With the election taking place on 5 November, Harris is slightly ahead in national opinion polls - but polls are very tight in key battleground states
Shortly after the debate, Taylor Swift endorsed Harris on Instagram, calling her a ''gifted leader''
Summary
Kamala Harris and Donald Trump have had a fiery 90-minute debate in Philadelphia - their first of the 2024 US presidential election
kra4 cc
After shaking hands - it was the first time they had met - the pair debated policy before moving onto more personal attacks
Harris said people leave Trump rallies early "out of exhaustion and boredom" - he said people don't go to hers in the first place
kra4 cc
https://krak9.com
Trump criticised Harris's record on immigration and the border, and also her shifting policy positions - Harris blamed him for "Trump abortion bans" and for the 6 January attacks on the US Capitol
Snap polls suggest Harris won the debate, but Trump says afterwards that she "lost very badly"
With the election taking place on 5 November, Harris is slightly ahead in national opinion polls - but polls are very tight in key battleground states
Shortly after the debate, Taylor Swift endorsed Harris on Instagram, calling her a ''gifted leader''
Summary
Kamala Harris and Donald Trump have had a fiery 90-minute debate in Philadelphia - their first of the 2024 US presidential election
kra4.gl
After shaking hands - it was the first time they had met - the pair debated policy before moving onto more personal attacks
Harris said people leave Trump rallies early "out of exhaustion and boredom" - he said people don't go to hers in the first place
kra4 cc
https://kra5gl.net
Trump criticised Harris's record on immigration and the border, and also her shifting policy positions - Harris blamed him for "Trump abortion bans" and for the 6 January attacks on the US Capitol
Snap polls suggest Harris won the debate, but Trump says afterwards that she "lost very badly"

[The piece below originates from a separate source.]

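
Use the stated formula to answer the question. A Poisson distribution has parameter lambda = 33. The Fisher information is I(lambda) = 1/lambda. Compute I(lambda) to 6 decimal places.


Fisher information for Poisson: I(lambda) = 1/lambda.
lambda = 33.
I(lambda) = 1/33 = 0.030303

0.030303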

With the election taking place on 5 November, Harris is slightly ahead in national opinion polls - but polls are very tight in key battleground states
Shortly after the debate, Taylor Swift endorsed Harris on Instagram, calling her a ''gifted leader''
Summary
Kamala Harris and Donald Trump have had a fiery 90-minute debate in Philadelphia - their first of the 2024 US presidential election
kra 4
After shaking hands - it was the first time they had met - the pair debated policy before moving onto more personal attacks
Harris said people leave Trump rallies early "out of exhaustion and boredom" - he said people don't go to hers in the first place
kra4 gl
https://kra11-gl.cc
Trump criticised Harris's record on immigration and the border, and also her shifting policy positions - Harris blamed him for "Trump abortion bans" and for the 6 January attacks on the US Capitol
Snap polls suggest Harris won the debate, but Trump says afterwards that she "lost very badly"
With the election taking place on 5 November, Harris is slightly ahead in national opinion polls - but polls are very tight in key battleground states
Shortly after the debate, Taylor Swift endorsed Harris on Instagram, calling her a ''gifted leader''
Профессиональный сервисный центр по ремонту бытовой техники с выездом на дом.
Мы предлагаем: сервисные центры в москве
Наши мастера оперативно устранят неисправности вашего устройства в сервисе или с выездом на дом!
El comercio de opciones binarias permite realizar predicciones financieras en la que los inversores apuestan si el valor de un activo aumentara o disminuira. Brokers regulados como Quotex ofrecen acceso a mercados para el trading de opciones binarias. Con estrategias adecuadas, es posible maximizar los beneficios en el trading de opciones binarias. El comercio de opciones binarias se ha vuelto una opcion atractiva en paises como Mexico y globalmente.